The markets watchdog noted that in voluntary winding down, KRAs must obtain board approval, notify Sebi and stakeholders, and secure investor data transfer without duplication or loss. In such cases, KRAs would halt new record creation but continue essential services like data fetch and modification during the transition.

In the matter of involuntary shutdowns -- either due to financial distress or regulatory orders -- the same SOP would apply with necessary modifications to account for urgency and compliance requirements.

In cases of involuntary winding down due to regulatory action, Sebi or any other statutory authority may direct a KRA to wind down its critical operations and services. Such action may be taken on grounds including, but not limited to, non-compliance with either the conditions for grant or renewal of registration or any other applicable laws.

In such a scenario, the standard procedure outlined for voluntary winding down will apply, with one key modification.
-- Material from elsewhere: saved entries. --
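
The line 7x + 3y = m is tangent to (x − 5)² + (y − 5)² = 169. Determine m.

Tangency holds when the distance from the centre (5, 5) to the line equals the radius 13:
|7·5 + 3·5 − m| / √58 = 13
|m − (50)| = 13√58.

m = 50 ± 13√58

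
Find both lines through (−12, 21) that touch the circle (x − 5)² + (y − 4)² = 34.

3x + 5y = 69 and 5x + 3y = 3

A line y − (21) = m(x − (−12)) is tangent when its distance from (5, 4) is √34:
(17m − (−17))² = 34(m² + 1)
15m² + 34m + 15 = 0, so m = −3/5 or m = −5/3.
With m = −3/5: 3x + 5y = 69. With m = −5/3: 5x + 3y = 3.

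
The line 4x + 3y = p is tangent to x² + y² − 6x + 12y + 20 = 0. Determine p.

p = −31 or p = 19

For a tangent, require d(centre, line) = r = 5.
|4·3 + 3·(−6) − p| / √25 = 5
|p − (−6)| = 5·5, so p = 19 or p = −31.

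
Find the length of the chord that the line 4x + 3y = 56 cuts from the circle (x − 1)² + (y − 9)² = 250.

30

From the line, y = (56 − 4x)/3. Substituting:
25x² − 250x − 1400 = 0  ⟹  x² − 10x − 56 = 0
x = 14 or x = −4, giving (14, 0) and (−4, 24).
Chord length = distance between (14, 0) and (−4, 24) = √900 = 30.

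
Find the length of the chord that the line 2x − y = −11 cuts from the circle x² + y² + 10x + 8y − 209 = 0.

14√5

Centre (−5, −4), r² = 250. Perpendicular distance d from centre to line = |5| / √5 = 5/√5.
Chord = 2√(r² − d²) = 2·√(245) = 14√5.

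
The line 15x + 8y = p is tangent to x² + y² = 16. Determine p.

p = −68 or p = 68

The line touches the circle iff its distance from (0, 0) is 4:
|15·0 + 8·0 − p| / √289 = 4
|p| = 4·17, so p = 68 or p = −68.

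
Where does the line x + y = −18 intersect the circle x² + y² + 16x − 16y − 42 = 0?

Express y = −x − 18 and substitute into the circle:
2x² + 68x + 570 = 0  ⟹  x² + 34x + 285 = 0
x = −15 or x = −19, giving (−15, −3) and (−19, 1).

(−19, 1) and (−15, −3)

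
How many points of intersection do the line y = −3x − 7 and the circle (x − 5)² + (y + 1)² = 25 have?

0

d² = (3·5 + 1·(−1) − (−7))²/10 = 441/10; r² = 25.
Since d² > r², the line lies outside the circle.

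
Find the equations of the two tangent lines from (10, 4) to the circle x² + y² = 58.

3x + 7y = 58 and 7x − 3y = 58

Write the tangent as mx − y + (4 − m·(10)) = 0 and set its distance from the centre to √58:
[m·(−10) − (−4)]² = 58(m² + 1)
21m² − 40m − 21 = 0, so m = −3/7 or m = 7/3.
With m = −3/7: 3x + 7y = 58. With m = 7/3: 7x − 3y = 58.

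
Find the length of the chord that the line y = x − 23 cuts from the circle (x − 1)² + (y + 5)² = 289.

17√2

Substitute y = x − 23:
2x² − 38x + 36 = 0  ⟹  x² − 19x + 18 = 0
x = 18 or x = 1, giving (18, −5) and (1, −22).
Chord length = distance between (18, −5) and (1, −22) = √578 = 17√2.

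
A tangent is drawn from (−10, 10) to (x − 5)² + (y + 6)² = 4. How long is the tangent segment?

3√53

The centre is (5, −6) and r = 2. The square of the distance from P to the centre is 225 + 256 = 481.
By the tangent–radius right angle, tangent length = √(|PO|² − r²) = √477 = 3√53.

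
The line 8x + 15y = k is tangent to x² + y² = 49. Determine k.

k = −119 or k = 119

Tangency holds when the distance from the centre (0, 0) to the line equals the radius 7:
|8·0 + 15·0 − k| / √289 = 7
|k| = 7·17, so k = 119 or k = −119.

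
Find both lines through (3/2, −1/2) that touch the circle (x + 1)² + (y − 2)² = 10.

3x − y = 5 and x − 3y = 3

A line y − (−1/2) = m(x − (3/2)) is tangent when its distance from (−1, 2) is √10:
(−5/2m − (5/2))² = 10(m² + 1)
3m² − 10m + 3 = 0, so m = 3 or m = 1/3.
Through (3/2, −1/2) these give 3x − y = 5 and x − 3y = 3.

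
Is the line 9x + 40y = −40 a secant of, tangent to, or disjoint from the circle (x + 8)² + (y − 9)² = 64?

tangent

Substituting the line into the circle gives 1681x² + 32800x + 160000 = 0.
Discriminant = (32800)² − 4·1681·(160000) = 0.
A repeated root: the line is tangent.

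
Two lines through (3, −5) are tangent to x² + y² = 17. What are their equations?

x + 4y = −17 and 4x − y = 17

A line y − (−5) = m(x − (3)) is tangent when its distance from (0, 0) is √17:
[m·(−3) − (5)]² = 17(m² + 1)
4m² − 15m − 4 = 0, so m = −1/4 or m = 4.
With m = −1/4: x + 4y = −17. With m = 4: 4x − y = 17.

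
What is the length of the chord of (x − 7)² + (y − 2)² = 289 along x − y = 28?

Express y = x − 28 and substitute into the circle:
2x² − 74x + 660 = 0  ⟹  x² − 37x + 330 = 0
x = 22 or x = 15, giving (22, −6) and (15, −13).
Chord length = distance between (22, −6) and (15, −13) = √98 = 7√2.

7√2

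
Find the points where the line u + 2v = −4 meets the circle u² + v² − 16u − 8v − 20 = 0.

(0, −2) and (8, −6)

Substitute v = (−4 − u)/2:
5u² − 40u = 0  ⟹  u² − 8u = 0
u = 8 or u = 0, giving (8, −6) and (0, −2).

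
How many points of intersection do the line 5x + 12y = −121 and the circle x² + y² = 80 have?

Centre (0, 0), r² = 80. Distance² from centre to line = (121)²/169 = 14641/169.
Since d² > r², the line lies outside the circle.

0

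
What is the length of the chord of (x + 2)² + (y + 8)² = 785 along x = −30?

The distance from (−2, −8) to the line is 28, and r² = 785.
Chord = 2√(r² − d²) = 2·√(1) = 2.

2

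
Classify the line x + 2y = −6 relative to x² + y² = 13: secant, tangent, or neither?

secant

Substituting the line into the circle gives 5x² + 12x − 16 = 0.
Discriminant = (12)² − 4·5·(−16) = 464 > 0.
Two real roots: the line is a secant.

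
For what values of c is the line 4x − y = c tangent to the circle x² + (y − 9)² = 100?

The line touches the circle iff its distance from (0, 9) is 10:
|4·0 − 1·9 − c| / √17 = 10
|c − (−9)| = 10√17.

c = −9 ± 10√17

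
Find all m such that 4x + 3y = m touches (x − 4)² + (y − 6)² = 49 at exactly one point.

m = −1 or m = 69

Tangency holds when the distance from the centre (4, 6) to the line equals the radius 7:
|4·4 + 3·6 − m| / √25 = 7
|m − (34)| = 7·5, so m = 69 or m = −1.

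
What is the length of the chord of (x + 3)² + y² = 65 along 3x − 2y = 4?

4√13

The distance from (−3, 0) to the line is 13/√13, and r² = 65.
Chord = 2√(r² − d²) = 2·√(52) = 4√13.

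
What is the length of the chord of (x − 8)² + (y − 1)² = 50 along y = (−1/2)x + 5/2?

The distance from (8, 1) to the line is 5/√5, and r² = 50.
Half the chord is √(r² − d²) = √(45), so the full chord is 6√5.

6√5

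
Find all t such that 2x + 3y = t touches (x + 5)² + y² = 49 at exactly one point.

t = −10 ± 7√13

Tangency holds when the distance from the centre (−5, 0) to the line equals the radius 7:
|2·(−5) + 3·0 − t| / √13 = 7
|t − (−10)| = 7√13.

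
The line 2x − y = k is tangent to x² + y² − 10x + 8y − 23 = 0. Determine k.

The line touches the circle iff its distance from (5, −4) is 8:
|2·5 − 1·(−4) − k| / √5 = 8
|k − (14)| = 8√5.

k = 14 ± 8√5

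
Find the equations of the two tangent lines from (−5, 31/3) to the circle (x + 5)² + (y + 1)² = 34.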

The regulatory directive itself will be construed as a trigger event, replacing the requirement for a formal declaration by the KRA.

Additionally, any case-specific directions or relaxations issued by the regulator at the time of such regulatory action will override the standard provisions and must be followed.

All incidental directions issued by the watchdog in connection with the winding down must also be fully complied with.

Further, KRAs will be required to constitute a regulatory oversight committee to supervise the wind-down process and later it will submit a final report to Sebi after approval from the KRA board.

They must also ensure compliance with relevant laws, including the Sebi Act, Prevention of Money Laundering Act (PMLA), and Insolvency and Bankruptcy Code (IBC).

Each KRA will have the framework containing the standard operating procedure duly approved by their respective board and make it available on their websites within 90 days from the date of issuance of this circular.

The framework must be reviewed at least once every five years and remain applicable throughout the wind-down period.